Pate receives local BSA honor
By Bonnie Edwards
Published in News on April 24, 2007 1:50 PM
Mike Pate of the Pate-Dawson Co. was named the recipient of the 2007 Wayne County Distinguished Citizen Award Monday night at the Torhunta Boy Scout District's annual banquet.
Organizers say it was the most well-attended banquet they remember, with 240 people present at the Walnut Creek Country Club.
The annual fundraising banquet netted more than $22,000 for scouting programs. Tuscarora Council Scout Executive Harold Keller said more people who were unable to attend have said they will send a donation to the council in Pate's honor.
Pate has been actively involved in scouting for decades, having served on the Boy Scout Committee at the First Presbyterian Church and as assistant Scoutmaster. He has also been an Explorer leader.
Speakers described how well-loved Pate is among his friends, business associates and his family.
Pate is a Goldsboro native and the grandson of J.H. Pate, who founded the family business in 1885 as a retail grocery operation.
His youngest son, Tim, said his father was actively involved in shaping the food service industry in the region, and "although he stayed focused on building, he always took time to spend with his family."
Pate, 75, became a Cub Scout and joined Troop 6 at age 12. Two years later, he earned the rank of Eagle Scout. He was so popular among his fellow Scouts that he was chosen in 1947 to carry the American flag during the World Scout Jamboree held on the outskirts of Paris, France.
Pate joined the Navy after starting college and spent four years as a corpsman, tending to the wounded. He eventually returned to the University of North Carolina at Chapel Hill and upon graduating, went into the family business.
He worked in every facet of the business from sales and delivery to inventory control and purchasing until his father, J.M. Pate Sr., died in 1963. At that time, he became president of the company. Today Pate is chairman of the board of Pate-Dawson and its chief executive officer.
On Monday night he was roasted for his emotional game of golf and racquetball, his frugality and his unruly hair. His barber for the past 45 years, Kirby Dudley, said Pate was under the dryer getting a permanent wave one day when a man walked past, saying, "That's the homeliest woman I ever saw."
Pate took the ribbing with characteristic good humor.

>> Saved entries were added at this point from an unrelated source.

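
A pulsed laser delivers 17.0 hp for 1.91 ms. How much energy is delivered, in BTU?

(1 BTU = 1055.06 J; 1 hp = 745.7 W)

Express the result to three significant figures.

0.0229 BTU

17.0 hp × 745.7 → 12676.9 W
1.91 ms × 0.001 → 0.00191 s
E = P × t = 12676.9 W × 0.00191 s = 24.2129 J
24.2129 J ÷ (1055.06 J/BTU) = 0.0229493 BTU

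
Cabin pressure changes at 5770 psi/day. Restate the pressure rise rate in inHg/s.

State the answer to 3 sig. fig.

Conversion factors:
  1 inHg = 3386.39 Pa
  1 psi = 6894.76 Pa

0.136 inHg/s

5770 psi/day × 6894.76 Pa/psi ÷ 86400 s/day = 460.449 Pa/s
460.449 Pa/s ÷ 3386.39 Pa/inHg = 0.13597 inHg/s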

Dortch Langston described Pate as a "tenacious, very aggressive athlete. He's one of the best all-around athletes I've ever found .... I always wondered how he could do it .... If I ever went to war, I would want Mr. Pate on my side," Langston said.
During the banquet, Mike Jochim and Gary Butler of Pocahontas Foods USA, presented Pate, an avid outdoorsman, with a new shotgun. Butler described him as "one of the finest people I've ever met."